嫌われ者の虫・ゴキブリ。極力姿を見ず、触らず、近づかずに捕獲する道具を、ゴキブリが苦手な岐阜聖徳学園高校(岐阜)の3年生4人が開発した。代表して、河村友果さん(3年)に話を聞いた。(写真・学校提供)

一人でゴキブリ退治できる捕獲機を開発

―どんな捕獲器を開発したのか教えてください。

なるべく目視せず、接触せず、遠距離からゴキブリを捕獲する道具です。柄(え)がついた箱型の捕獲器をゴキブリにかぶせ、横についた取っ手を押して狭い空間に閉じ込めます。柄は2メートルあるので、ゴキブリから離れた距離から捕獲できます。取っ手を押すと、箱の下の板がスライドされてゴキブリを閉じ込める仕組みになっているので、閉じ込めてから逃がしたり、殺虫したりできます。

開発したゴキブリ捕獲器

―開発のきっかけを教えてください。

先生の家にゴキブリが出て大変な思いをしたという話をヒントに、虫が苦手な人でも捕獲できる道具を作ろうと思ったことがきっかけです。私もゴキブリが苦手で、家で出たときは逃げ回り、一人で対処できません。私や同じ思いをしている人が、 一人で捕獲できるようにしたいと思って始めました。

箱の横の取っ手を押し、ゴキブリを狭い空間に閉じ込める

コンセプトは「見えない、触れない、離れる」

―捕獲器のアイデアはどうやって思いつきましたか?

商品化を視野に入れていたので、既存品とかぶらないものを作りたいと考えていました。そのうえで、ゴキブリが苦手な人のために「見えない、触れない、2メートル以上離れる」という条件を踏まえて考えて、原型ができあがりました。

さらにそこから「片手で捕獲できる」など、より良い捕獲器になるように、試作品の案を出し合い、素材も考慮して作りました。

開発した4人

―捕獲器はどのように改良を重ねたのでしょうか。

試作品の案を出しては、欠点を発見する。また案を出す、欠点が見つかる……という過程を4回ほど繰り返して、今の捕獲器になりました。
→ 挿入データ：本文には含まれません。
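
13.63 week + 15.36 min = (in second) 8.244e+06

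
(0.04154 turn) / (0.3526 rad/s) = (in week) 1.224e-06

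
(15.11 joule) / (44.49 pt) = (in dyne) 9.627e+07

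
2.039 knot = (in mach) 0.003081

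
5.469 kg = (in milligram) 5.469e+06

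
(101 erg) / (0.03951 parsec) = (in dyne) 8.284e-16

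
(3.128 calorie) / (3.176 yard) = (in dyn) 4.507e+05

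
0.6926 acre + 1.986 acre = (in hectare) 1.084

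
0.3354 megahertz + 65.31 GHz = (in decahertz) 6.531e+09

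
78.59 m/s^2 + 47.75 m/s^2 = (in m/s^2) 126.3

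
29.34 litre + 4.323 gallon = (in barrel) 0.2875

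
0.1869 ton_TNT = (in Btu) 7.412e+05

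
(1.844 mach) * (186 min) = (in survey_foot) 2.299e+07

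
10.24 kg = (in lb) 22.58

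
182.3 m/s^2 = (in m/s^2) 182.3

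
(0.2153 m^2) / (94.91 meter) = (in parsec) 7.352e-20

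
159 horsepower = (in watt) 1.186e+05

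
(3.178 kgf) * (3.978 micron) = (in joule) 0.000124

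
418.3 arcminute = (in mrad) 121.7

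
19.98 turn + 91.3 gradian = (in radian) 127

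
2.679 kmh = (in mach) 0.002186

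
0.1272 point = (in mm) 0.04487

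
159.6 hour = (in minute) 9576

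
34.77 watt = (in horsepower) 0.04663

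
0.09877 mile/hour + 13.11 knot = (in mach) 0.01994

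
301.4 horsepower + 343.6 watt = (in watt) 2.251e+05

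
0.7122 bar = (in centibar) 71.22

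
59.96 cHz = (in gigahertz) 5.996e-10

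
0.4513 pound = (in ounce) 7.221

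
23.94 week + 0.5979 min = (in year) 0.4591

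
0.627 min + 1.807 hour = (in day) 0.07573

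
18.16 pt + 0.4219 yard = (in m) 0.3922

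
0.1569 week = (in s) 9.489e+04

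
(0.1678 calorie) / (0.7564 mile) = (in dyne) 57.67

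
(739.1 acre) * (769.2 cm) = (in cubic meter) 2.301e+07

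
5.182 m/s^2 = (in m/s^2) 5.182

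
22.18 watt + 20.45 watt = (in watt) 42.63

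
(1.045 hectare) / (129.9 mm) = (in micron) 8.045e+10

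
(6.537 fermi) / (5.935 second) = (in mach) 3.235e-18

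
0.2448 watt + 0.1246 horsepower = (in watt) 93.16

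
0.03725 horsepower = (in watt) 27.78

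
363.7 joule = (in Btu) 0.3447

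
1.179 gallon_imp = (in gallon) 1.416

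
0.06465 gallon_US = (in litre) 0.2447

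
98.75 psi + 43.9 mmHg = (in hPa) 6867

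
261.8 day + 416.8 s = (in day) 261.8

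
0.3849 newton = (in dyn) 3.849e+04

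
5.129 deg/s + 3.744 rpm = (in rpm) 4.599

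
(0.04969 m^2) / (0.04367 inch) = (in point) 1.27e+05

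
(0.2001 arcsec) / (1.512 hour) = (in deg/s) 1.021e-08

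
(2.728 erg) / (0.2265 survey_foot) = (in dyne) 0.3951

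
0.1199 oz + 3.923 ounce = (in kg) 0.1146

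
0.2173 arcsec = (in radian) 1.054e-06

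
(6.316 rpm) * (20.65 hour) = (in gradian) 3.13e+06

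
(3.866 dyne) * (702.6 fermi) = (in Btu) 2.575e-20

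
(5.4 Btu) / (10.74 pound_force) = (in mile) 0.0741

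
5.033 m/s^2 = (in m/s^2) 5.033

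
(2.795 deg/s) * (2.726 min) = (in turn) 1.27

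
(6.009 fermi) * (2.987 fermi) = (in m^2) 1.795e-29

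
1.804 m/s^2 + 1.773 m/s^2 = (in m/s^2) 3.577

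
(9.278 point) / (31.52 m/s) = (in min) 1.731e-06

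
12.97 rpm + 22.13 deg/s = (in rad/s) 1.744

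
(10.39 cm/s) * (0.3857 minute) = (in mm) 2404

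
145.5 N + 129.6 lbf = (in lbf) 162.3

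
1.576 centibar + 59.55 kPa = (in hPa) 611.3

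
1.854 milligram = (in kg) 1.854e-06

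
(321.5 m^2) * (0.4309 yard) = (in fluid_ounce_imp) 4.458e+06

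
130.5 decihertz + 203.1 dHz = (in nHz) 3.336e+10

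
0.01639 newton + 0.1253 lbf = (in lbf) 0.129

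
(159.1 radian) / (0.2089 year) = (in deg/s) 0.001384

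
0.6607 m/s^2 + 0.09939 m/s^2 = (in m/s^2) 0.7601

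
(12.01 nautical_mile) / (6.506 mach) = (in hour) 0.002789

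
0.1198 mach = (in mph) 91.25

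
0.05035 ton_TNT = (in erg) 2.107e+15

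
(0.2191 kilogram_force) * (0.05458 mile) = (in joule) 188.7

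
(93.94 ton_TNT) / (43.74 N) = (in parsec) 2.912e-07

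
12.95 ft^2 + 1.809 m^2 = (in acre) 0.0007443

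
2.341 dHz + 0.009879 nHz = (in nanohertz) 2.341e+08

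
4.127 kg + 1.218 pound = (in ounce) 165.1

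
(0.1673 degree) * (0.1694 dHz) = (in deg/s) 0.002834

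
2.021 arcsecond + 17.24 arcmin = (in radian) 0.005025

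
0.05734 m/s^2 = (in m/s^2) 0.05734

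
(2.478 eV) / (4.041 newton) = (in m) 9.825e-20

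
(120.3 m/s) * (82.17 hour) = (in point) 1.009e+11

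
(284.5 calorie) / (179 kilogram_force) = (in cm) 67.81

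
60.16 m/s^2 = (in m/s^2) 60.16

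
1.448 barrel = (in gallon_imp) 50.64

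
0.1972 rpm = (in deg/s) 1.183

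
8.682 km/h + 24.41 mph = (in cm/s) 1332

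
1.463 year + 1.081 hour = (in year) 1.463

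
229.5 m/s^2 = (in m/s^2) 229.5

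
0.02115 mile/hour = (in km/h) 0.03404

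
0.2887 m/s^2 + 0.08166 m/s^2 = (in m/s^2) 0.3704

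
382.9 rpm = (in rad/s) 40.1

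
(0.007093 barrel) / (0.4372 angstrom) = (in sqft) 2.776e+08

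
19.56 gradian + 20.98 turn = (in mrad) 1.321e+05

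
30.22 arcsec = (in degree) 0.008394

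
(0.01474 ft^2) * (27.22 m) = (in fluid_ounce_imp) 1312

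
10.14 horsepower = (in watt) 7561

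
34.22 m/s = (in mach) 0.1005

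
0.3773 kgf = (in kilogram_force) 0.3773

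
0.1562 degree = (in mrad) 2.726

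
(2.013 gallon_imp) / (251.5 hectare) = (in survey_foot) 1.194e-08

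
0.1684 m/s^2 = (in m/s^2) 0.1684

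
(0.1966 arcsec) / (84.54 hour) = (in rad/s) 3.132e-12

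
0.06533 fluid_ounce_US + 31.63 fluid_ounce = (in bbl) 0.005896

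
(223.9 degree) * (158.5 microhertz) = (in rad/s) 0.0006194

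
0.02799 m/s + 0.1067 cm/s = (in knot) 0.05648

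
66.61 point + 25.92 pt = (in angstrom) 3.264e+08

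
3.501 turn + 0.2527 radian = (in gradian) 1416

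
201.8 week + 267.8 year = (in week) 1.417e+04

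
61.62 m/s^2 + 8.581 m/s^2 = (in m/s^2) 70.2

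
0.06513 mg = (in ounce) 2.297e-06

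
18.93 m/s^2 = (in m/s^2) 18.93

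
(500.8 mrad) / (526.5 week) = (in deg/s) 9.011e-08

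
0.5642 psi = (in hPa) 38.9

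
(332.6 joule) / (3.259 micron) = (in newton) 1.021e+08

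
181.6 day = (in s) 1.569e+07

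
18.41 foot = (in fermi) 5.611e+15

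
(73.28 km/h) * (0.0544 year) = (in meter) 3.492e+07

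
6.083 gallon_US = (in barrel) 0.1448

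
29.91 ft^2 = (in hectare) 0.0002779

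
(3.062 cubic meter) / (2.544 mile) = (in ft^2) 0.00805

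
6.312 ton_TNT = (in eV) 1.648e+29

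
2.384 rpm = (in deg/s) 14.3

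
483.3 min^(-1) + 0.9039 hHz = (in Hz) 98.44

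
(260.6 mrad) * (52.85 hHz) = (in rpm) 1.315e+04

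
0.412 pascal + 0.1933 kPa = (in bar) 0.001937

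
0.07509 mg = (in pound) 1.655e-07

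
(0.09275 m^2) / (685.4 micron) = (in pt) 3.836e+05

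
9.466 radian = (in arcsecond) 1.953e+06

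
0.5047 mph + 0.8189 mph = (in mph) 1.324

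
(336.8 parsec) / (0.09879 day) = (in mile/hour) 2.724e+15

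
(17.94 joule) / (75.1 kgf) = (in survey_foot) 0.07992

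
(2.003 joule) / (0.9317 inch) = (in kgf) 8.631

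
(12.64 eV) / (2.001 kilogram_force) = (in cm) 1.032e-17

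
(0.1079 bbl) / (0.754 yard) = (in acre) 6.148e-06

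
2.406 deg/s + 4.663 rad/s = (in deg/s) 269.6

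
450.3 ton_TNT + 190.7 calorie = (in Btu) 1.786e+09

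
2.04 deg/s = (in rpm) 0.34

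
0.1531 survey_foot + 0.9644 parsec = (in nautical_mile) 1.607e+13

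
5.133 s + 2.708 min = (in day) 0.00194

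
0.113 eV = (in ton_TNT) 4.327e-30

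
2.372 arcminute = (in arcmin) 2.372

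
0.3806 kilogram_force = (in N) 3.732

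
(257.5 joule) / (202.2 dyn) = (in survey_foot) 4.178e+05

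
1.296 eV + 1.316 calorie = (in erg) 5.506e+07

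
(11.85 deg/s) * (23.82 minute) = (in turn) 47.04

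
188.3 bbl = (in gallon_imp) 6585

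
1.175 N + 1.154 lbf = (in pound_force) 1.418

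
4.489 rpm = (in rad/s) 0.4701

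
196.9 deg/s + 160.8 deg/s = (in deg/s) 357.7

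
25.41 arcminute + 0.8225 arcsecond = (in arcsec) 1525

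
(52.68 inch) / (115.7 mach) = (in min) 5.661e-07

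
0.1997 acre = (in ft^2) 8699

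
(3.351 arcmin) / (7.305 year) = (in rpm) 4.041e-11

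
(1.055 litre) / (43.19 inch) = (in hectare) 9.617e-08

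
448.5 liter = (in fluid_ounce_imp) 1.578e+04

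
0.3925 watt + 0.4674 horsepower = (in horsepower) 0.4679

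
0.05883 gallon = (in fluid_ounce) 7.53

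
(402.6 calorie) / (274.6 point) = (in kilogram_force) 1773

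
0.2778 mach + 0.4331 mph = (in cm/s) 9478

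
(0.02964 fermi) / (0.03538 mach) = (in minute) 4.101e-20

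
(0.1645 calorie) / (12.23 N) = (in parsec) 1.824e-18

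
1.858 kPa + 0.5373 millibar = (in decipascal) 1.912e+04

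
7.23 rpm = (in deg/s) 43.38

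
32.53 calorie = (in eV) 8.495e+20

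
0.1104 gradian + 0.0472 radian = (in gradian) 3.115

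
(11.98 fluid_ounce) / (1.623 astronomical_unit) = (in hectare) 1.459e-19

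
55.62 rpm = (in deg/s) 333.7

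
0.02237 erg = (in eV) 1.396e+10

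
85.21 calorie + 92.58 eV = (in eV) 2.225e+21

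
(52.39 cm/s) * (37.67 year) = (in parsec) 2.017e-08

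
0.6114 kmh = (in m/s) 0.1698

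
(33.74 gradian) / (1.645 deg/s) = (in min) 0.3077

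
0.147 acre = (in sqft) 6403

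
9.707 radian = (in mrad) 9707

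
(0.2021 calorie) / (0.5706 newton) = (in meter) 1.482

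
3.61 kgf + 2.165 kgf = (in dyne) 5.663e+06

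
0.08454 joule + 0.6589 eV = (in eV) 5.277e+17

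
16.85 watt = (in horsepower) 0.0226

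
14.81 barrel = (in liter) 2355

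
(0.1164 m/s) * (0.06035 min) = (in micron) 4.215e+05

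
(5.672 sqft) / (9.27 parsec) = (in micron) 1.842e-12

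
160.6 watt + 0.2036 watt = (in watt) 160.8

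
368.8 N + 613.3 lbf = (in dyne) 3.097e+08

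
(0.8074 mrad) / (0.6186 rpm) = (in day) 1.443e-07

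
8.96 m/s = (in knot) 17.42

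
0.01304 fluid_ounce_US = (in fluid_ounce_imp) 0.01357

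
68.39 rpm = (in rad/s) 7.162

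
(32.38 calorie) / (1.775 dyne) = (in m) 7.633e+06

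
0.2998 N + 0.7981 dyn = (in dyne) 2.998e+04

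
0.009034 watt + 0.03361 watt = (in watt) 0.04264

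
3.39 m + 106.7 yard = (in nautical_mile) 0.05451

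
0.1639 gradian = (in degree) 0.1475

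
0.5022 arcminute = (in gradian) 0.0093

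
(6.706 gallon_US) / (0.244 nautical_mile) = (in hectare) 5.618e-09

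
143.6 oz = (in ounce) 143.6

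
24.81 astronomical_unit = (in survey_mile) 2.306e+09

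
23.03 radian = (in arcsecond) 4.75e+06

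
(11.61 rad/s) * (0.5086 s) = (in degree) 338.3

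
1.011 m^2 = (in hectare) 0.0001011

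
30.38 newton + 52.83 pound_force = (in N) 265.4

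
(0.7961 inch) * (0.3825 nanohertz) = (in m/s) 7.735e-12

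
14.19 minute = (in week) 0.001408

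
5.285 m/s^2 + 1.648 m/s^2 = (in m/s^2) 6.933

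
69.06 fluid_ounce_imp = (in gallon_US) 0.5184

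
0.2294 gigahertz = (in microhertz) 2.294e+14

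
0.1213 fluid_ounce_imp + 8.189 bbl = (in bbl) 8.189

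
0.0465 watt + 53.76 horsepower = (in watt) 4.009e+04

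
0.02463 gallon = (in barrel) 0.0005864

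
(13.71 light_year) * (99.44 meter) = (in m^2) 1.29e+19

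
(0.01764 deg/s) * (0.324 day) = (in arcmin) 2.963e+04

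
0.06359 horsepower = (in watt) 47.42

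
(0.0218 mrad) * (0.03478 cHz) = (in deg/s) 4.344e-07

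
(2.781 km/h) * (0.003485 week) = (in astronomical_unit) 1.088e-08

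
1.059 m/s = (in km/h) 3.812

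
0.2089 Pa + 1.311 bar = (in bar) 1.311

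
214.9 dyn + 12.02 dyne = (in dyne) 226.9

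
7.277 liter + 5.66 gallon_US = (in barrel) 0.1805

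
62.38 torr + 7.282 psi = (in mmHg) 439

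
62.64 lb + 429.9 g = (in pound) 63.59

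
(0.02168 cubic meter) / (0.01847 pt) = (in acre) 0.8222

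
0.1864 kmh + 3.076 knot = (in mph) 3.656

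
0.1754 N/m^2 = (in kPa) 0.0001754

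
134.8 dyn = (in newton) 0.001348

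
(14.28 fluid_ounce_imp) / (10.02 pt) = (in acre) 2.836e-05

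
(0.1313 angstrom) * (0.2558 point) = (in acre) 2.928e-19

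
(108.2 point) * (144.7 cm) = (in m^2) 0.05523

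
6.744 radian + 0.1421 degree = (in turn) 1.074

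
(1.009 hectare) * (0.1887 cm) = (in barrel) 119.8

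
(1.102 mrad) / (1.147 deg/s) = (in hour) 1.529e-05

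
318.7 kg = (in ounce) 1.124e+04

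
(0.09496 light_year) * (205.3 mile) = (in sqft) 3.195e+21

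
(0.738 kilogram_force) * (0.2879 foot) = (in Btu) 0.0006019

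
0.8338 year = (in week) 43.48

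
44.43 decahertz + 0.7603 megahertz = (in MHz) 0.7607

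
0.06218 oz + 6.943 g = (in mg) 8706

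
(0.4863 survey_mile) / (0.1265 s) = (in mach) 18.17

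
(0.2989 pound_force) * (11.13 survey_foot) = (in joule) 4.51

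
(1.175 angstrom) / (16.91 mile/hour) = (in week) 2.57e-17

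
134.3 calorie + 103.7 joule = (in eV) 4.154e+21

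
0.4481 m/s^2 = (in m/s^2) 0.4481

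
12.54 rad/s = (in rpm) 119.7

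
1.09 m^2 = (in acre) 0.0002693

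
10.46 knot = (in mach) 0.0158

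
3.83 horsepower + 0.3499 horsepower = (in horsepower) 4.18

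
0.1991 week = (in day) 1.394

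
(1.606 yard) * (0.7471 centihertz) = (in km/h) 0.0395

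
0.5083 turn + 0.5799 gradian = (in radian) 3.203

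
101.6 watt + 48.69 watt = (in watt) 150.3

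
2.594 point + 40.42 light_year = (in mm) 3.824e+20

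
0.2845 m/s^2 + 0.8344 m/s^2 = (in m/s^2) 1.119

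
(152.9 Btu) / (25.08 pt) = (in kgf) 1.859e+06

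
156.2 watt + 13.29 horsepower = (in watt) 1.007e+04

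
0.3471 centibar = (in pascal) 347.1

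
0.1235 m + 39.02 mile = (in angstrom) 6.28e+14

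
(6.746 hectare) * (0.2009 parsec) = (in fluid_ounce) 1.414e+25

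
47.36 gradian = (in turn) 0.1184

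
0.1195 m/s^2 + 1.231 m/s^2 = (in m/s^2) 1.351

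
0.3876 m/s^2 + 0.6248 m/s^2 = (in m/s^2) 1.012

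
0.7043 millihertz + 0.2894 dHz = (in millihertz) 29.64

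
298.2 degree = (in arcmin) 1.789e+04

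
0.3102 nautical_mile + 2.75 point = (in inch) 2.262e+04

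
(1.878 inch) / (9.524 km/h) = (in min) 0.0003005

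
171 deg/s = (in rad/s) 2.985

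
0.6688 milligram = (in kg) 6.688e-07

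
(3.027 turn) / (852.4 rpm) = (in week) 3.523e-07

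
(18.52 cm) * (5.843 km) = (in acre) 0.2674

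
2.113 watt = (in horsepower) 0.002834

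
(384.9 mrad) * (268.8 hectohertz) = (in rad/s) 1.035e+04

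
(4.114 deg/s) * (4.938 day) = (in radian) 3.063e+04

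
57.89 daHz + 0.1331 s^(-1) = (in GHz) 5.79e-07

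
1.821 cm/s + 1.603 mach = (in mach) 1.603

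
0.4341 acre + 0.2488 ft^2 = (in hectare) 0.1757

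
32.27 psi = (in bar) 2.225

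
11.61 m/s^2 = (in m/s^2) 11.61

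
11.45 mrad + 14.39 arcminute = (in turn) 0.002489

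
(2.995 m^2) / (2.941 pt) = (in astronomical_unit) 1.93e-08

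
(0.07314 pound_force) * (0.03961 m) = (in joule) 0.01289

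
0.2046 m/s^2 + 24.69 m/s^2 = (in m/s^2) 24.89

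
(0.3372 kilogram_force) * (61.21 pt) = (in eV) 4.457e+17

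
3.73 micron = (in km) 3.73e-09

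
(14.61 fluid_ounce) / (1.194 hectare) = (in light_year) 3.825e-24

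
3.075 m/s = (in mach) 0.009031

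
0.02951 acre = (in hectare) 0.01194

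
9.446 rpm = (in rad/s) 0.9892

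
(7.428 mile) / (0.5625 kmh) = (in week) 0.1265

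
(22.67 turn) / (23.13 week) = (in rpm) 9.723e-05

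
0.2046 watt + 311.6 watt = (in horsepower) 0.4181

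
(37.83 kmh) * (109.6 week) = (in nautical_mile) 3.761e+05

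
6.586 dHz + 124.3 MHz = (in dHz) 1.243e+09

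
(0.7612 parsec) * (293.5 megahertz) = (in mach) 2.025e+22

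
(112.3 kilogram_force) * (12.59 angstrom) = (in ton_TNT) 3.314e-16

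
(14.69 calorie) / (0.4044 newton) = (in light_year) 1.606e-14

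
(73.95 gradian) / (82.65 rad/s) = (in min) 0.0002342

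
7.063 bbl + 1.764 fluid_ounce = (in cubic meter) 1.123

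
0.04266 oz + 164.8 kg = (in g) 1.648e+05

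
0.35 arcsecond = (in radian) 1.697e-06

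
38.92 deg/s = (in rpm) 6.487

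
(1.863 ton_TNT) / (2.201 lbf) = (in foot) 2.612e+09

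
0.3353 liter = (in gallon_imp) 0.07376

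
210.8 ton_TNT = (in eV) 5.505e+30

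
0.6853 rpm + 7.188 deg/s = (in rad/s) 0.1972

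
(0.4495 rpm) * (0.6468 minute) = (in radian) 1.827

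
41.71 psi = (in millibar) 2876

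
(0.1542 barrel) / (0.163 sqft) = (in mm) 1619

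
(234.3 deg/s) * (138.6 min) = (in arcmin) 1.169e+08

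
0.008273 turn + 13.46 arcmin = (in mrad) 55.9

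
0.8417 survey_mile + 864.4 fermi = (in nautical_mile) 0.7314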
実験を数百回繰り返すうちに、捕獲器はボロボロになってきたので、素材を一部木材に変更するなど、さらに改良しました。

実験のため校内でゴキブリを募集

―開発中に大変だったこと、それを乗り越えた方法を教えてください。

苦手なゴキブリと常に向き合わなければならなかったことがつらかったです。でも、メンバーにゴキブリが平気な人がいたので、実験の時はとても助けられました。

捕獲実験をするために学校に「ゴキブリ募集ポスター」を貼ったところ、先生や生徒がゴキブリを持ってきてくれたのですが、実験当日には弱ったり死んでしまったりしていました。そこで爬虫(はちゅう)類のえさとして売られている虫「レッドローチ」で代用して、捕獲実験を行いました。

校内に貼ったゴキブリ募集ポスター

実験場所がないことも大変でした。教室でレッドローチを1匹ずつ放して捕獲実験を行ったのですが、クラスメートが協力的だったので感謝しています。メンバーの時間が合わず、スケジュール調整で追い込まれ、投げ出したくなることもありましたが、先生やクラスメートが一緒に悩んでくれたことで乗り越えられました。

ゴキブリ苦手な同級生も協力

―開発中の印象的なエピソードはありますか?

あまり協力的でなかったメンバーの男子3人が、実験を始めてから協力的で積極的になりました。クラスメートもゴキブリが苦手なのに、実験に進んで協力してくれたことがとてもうれしかったです。最初は「遊んでいるのではないか」という目を向けていた先生方も、実験を進める姿を見て真剣に取り組んでいることを理解してくれました。

―開発を通して力がついたと感じることはありますか?

企業への電話のかけ方や、書類の書き方など、探究をしていなければ知らなかった社会常識を知ることができました。まだまだ勉強していかなければなりませんが、この活動は今後の自分の自信につながるものになったと思います。